Am 17.01.2014 00:57, schrieb Nick Coghlan:
On 17 Jan 2014 03:25, "Serhiy Storchaka"
mailto:storchaka@gmail.com> wrote: четвер, 16-січ-2014 15:03:28 Georg Brandl написано:
Am 16.01.2014 14:47, schrieb Antoine Pitrou:
The question is less for us than for occasional contributors who see their patches or feature requests languish on the tracker, and lose interest.
To be honest, most patches and feature requests languish much longer than the beta period, because of lack of manpower and/or interest of a core developer.

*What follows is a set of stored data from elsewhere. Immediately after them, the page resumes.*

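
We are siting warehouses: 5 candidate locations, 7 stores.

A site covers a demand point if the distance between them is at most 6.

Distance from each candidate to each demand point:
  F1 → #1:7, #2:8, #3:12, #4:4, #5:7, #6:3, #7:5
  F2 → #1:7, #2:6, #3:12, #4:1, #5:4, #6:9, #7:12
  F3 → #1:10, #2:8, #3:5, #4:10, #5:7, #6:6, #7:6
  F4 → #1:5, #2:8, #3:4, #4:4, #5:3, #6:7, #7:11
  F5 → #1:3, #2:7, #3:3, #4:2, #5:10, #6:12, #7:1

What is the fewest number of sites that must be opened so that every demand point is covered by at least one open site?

Coverage sets (demand points within 6 of each site):
  F1: {#4, #6, #7}
  F2: {#2, #4, #5}
  F3: {#3, #6, #7}
  F4: {#1, #3, #4, #5}
  F5: {#1, #3, #4, #7}
No 2 sites suffice: every size-2 union leaves at least one demand point uncovered.
But {F1, F2, F4} covers everything, so the minimum is 3.

3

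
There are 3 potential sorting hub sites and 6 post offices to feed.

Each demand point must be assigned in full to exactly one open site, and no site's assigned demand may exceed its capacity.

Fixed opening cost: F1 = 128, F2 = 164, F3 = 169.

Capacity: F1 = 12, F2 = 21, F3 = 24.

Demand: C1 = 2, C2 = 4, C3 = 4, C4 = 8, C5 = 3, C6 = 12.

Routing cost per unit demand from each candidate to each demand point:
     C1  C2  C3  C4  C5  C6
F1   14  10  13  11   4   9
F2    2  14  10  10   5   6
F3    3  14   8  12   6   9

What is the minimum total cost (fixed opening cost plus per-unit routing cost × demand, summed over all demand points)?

551

Open {F1, F2}; cheapest assignment that respects the capacities:
  F1 (cap 12, load 12): C2, C4 — cost 4×10 + 8×11 = 128
  F2 (cap 21, load 21): C1, C3, C5, C6 — cost 2×2 + 4×10 + 3×5 + 12×6 = 131
  Shipping 259, fixed 292 → total 551.
  Any other capacity-feasible assignment to {F1, F2} ships for at least 259.
Compare {F1, F3}: its best feasible assignment gives total 589.
Compare {F2, F3}: its best feasible assignment gives total 597.
Every other set of open sites that can feasibly serve all demand totals ≥ 589 even under its best assignment. Minimum: 551.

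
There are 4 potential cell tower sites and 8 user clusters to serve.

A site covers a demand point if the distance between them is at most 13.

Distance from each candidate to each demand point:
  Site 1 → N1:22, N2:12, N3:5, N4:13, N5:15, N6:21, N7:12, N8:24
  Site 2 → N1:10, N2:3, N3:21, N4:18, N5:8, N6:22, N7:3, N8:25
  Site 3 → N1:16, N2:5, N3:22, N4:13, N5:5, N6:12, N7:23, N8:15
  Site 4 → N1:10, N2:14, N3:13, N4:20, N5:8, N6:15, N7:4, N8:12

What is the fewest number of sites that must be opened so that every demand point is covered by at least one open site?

2

Coverage sets (demand points within 13 of each site):
  Site 1: {N2, N3, N4, N7}
  Site 2: {N1, N2, N5, N7}
  Site 3: {N2, N4, N5, N6}
  Site 4: {N1, N3, N5, N7, N8}
No single site covers all 8 demand points.
But {Site 3, Site 4} covers everything, so the minimum is 2.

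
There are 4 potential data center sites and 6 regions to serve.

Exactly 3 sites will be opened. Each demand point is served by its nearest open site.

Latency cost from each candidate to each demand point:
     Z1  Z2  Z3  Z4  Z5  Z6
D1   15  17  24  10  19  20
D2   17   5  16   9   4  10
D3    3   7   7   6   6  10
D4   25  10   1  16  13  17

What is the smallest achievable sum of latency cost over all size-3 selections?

29

Open {D2, D3, D4}.
  Z1→D3 3, Z2→D2 5, Z3→D4 1, Z4→D3 6, Z5→D2 4, Z6→D2 10  ⇒ total 29.
Compare {D1, D3, D4}: total 33.
Compare {D1, D2, D3}: total 35.
No size-3 selection does better; minimum is 29.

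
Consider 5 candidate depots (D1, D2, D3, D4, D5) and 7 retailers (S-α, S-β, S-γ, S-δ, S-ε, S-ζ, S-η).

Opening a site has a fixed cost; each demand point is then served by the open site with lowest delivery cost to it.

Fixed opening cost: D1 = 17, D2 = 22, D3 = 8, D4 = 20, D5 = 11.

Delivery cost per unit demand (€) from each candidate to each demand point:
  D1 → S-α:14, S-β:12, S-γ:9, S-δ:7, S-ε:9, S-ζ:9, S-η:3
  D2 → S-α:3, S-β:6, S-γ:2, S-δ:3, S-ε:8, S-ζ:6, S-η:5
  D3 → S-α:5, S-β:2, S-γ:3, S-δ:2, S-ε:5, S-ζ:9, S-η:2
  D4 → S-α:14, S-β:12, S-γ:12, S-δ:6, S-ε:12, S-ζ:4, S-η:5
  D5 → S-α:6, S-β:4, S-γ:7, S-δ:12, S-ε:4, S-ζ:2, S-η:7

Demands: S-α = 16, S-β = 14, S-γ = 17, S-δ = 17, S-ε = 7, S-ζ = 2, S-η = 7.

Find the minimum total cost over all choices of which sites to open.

231

Open {D2, D3, D5}: assign each demand point to its cheapest open site.
  S-α→D2 16×3=48, S-β→D3 14×2=28, S-γ→D2 17×2=34, S-δ→D3 17×2=34, S-ε→D5 7×4=28, S-ζ→D5 2×2=4, S-η→D3 7×2=14
  delivery cost 190, fixed 41 → total 231.
Compare {D2, D3}: delivery cost 205 + fixed 30 = 235.
Compare {D1, D2, D3, D5}: delivery cost 190 + fixed 58 = 248.
Compare {D2, D3, D4}: delivery cost 201 + fixed 50 = 251.
All other subsets cost ≥ 235. Minimum total cost: 231.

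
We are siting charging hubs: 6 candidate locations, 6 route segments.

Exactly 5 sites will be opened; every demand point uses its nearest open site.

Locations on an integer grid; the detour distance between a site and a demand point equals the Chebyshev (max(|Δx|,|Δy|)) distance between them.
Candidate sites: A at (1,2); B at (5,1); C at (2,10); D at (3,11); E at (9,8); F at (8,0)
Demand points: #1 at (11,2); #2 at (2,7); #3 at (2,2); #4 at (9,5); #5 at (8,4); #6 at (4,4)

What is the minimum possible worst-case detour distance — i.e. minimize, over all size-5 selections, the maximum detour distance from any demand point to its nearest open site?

Open {A, B, C, E, F}.
  Farthest demand point is #1 at detour distance 3 (to F); all others are ≤ 3.
With {B, C, D, E, F} the worst case is 3.
With {A, B, C, D, F} the worst case is 4.
No size-5 selection achieves below 3.

3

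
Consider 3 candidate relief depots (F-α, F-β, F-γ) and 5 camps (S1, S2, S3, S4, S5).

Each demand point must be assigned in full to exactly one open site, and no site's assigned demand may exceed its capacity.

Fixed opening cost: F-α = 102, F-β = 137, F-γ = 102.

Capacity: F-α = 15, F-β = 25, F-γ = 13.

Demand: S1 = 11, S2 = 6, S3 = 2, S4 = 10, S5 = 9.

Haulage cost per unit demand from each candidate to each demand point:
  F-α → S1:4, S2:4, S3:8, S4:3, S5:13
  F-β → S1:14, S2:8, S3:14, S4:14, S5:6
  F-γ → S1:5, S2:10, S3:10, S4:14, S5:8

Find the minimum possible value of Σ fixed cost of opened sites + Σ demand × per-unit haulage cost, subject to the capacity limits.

Open {F-α, F-β}; cheapest assignment that respects the capacities:
  F-α (cap 15, load 13): S1, S3 — cost 11×4 + 2×8 = 60
  F-β (cap 25, load 25): S2, S4, S5 — cost 6×8 + 10×14 + 9×6 = 242
  Shipping 302, fixed 239 → total 541.
  Any other capacity-feasible assignment to {F-α, F-β} ships for at least 302.
Compare {F-α, F-β, F-γ}: its best feasible assignment gives total 544.
Compare {F-β, F-γ}: its best feasible assignment gives total 556.
Every other set of open sites that can feasibly serve all demand totals ≥ 544 even under its best assignment. Minimum: 541.

541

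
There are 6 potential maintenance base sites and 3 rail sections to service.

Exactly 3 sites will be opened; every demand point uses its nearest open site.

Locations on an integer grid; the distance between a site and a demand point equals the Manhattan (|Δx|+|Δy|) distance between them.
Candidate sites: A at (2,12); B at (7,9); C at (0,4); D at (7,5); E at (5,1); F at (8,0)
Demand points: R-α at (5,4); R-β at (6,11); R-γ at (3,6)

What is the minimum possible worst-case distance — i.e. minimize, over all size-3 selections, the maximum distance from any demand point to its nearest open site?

Open {A, B, C}.
  Farthest demand point is R-α at distance 5 (to C); all others are ≤ 5.
With {A, B, D} the worst case is 5.
With {A, C, D} the worst case is 5.
No size-3 selection achieves below 5.

5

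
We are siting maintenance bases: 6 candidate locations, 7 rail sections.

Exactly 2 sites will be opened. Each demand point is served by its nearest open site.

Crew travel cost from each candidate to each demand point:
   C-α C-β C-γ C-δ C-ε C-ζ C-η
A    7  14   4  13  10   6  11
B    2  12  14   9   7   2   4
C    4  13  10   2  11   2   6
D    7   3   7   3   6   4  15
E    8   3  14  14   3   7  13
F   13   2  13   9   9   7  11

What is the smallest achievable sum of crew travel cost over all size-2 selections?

Open {B, D}.
  C-α→B 2, C-β→D 3, C-γ→D 7, C-δ→D 3, C-ε→D 6, C-ζ→B 2, C-η→B 4  ⇒ total 27.
Compare {C, D}: total 30.
Compare {C, E}: total 30.
No size-2 selection does better; minimum is 27.

27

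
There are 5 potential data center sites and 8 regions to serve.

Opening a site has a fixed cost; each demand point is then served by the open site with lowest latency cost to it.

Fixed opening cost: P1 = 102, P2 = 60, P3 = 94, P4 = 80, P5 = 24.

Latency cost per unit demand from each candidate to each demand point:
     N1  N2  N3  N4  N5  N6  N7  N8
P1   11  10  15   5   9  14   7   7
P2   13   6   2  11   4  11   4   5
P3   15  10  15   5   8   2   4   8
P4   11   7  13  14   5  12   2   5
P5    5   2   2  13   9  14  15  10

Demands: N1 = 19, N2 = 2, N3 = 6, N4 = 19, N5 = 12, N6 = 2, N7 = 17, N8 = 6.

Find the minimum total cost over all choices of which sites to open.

Open {P3, P4, P5}: assign each demand point to its cheapest open site.
  N1→P5 19×5=95, N2→P5 2×2=4, N3→P5 6×2=12, N4→P3 19×5=95, N5→P4 12×5=60, N6→P3 2×2=4, N7→P4 17×2=34, N8→P4 6×5=30
  latency cost 334, fixed 198 → total 532.
Compare {P2, P3, P5}: latency cost 356 + fixed 178 = 534.
Compare {P3, P5}: latency cost 422 + fixed 118 = 540.
Compare {P1, P2, P5}: latency cost 374 + fixed 186 = 560.
All other subsets cost ≥ 534. Minimum total cost: 532.

532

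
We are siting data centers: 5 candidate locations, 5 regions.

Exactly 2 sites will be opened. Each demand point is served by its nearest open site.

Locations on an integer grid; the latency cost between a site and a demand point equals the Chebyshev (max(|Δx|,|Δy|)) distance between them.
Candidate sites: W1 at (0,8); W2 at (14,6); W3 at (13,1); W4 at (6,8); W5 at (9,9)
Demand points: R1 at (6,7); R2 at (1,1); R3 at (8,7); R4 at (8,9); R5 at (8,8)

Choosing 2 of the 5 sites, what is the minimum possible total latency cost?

Open {W4, W5}.
  R1→W4 1, R2→W4 7, R3→W4 2, R4→W5 1, R5→W5 1  ⇒ total 12.
Compare {W1, W4}: total 14.
Compare {W1, W5}: total 14.
No size-2 selection does better; minimum is 12.

12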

And when a core developer gets interested during the beta period, all they need to do is post "Nice patch/idea, let's discuss and commit it after feature freeze". If the contributor is put off by that, well.
There are several ready or almost ready patches which did not have time to jump on the train. E.g. C implementation of lru_cache or Kristján's nice enchancement for HTTPResponse (this is only my fault, I just forgot about this patch).
And some my patches wait for review longer than year.
I think a lot of this delay can be removed by adjusting the tooling to make more effective use of core developer time. That's why I have a few tooling discussions on the language summit agenda, primarily the idea of using RhodeCode to power hg.python.org http://hg.python.org and figuring out how to integrate Zuul with Reitveld, RoundUp, BuildBot and Mercurial to attain an OpenStack style merge gating system where every merge step after a positive review in Reitveld is fully automated.
If Zuul is in any way similar to Gerrit, I think that would be very, very useful indeed for attacking this delay.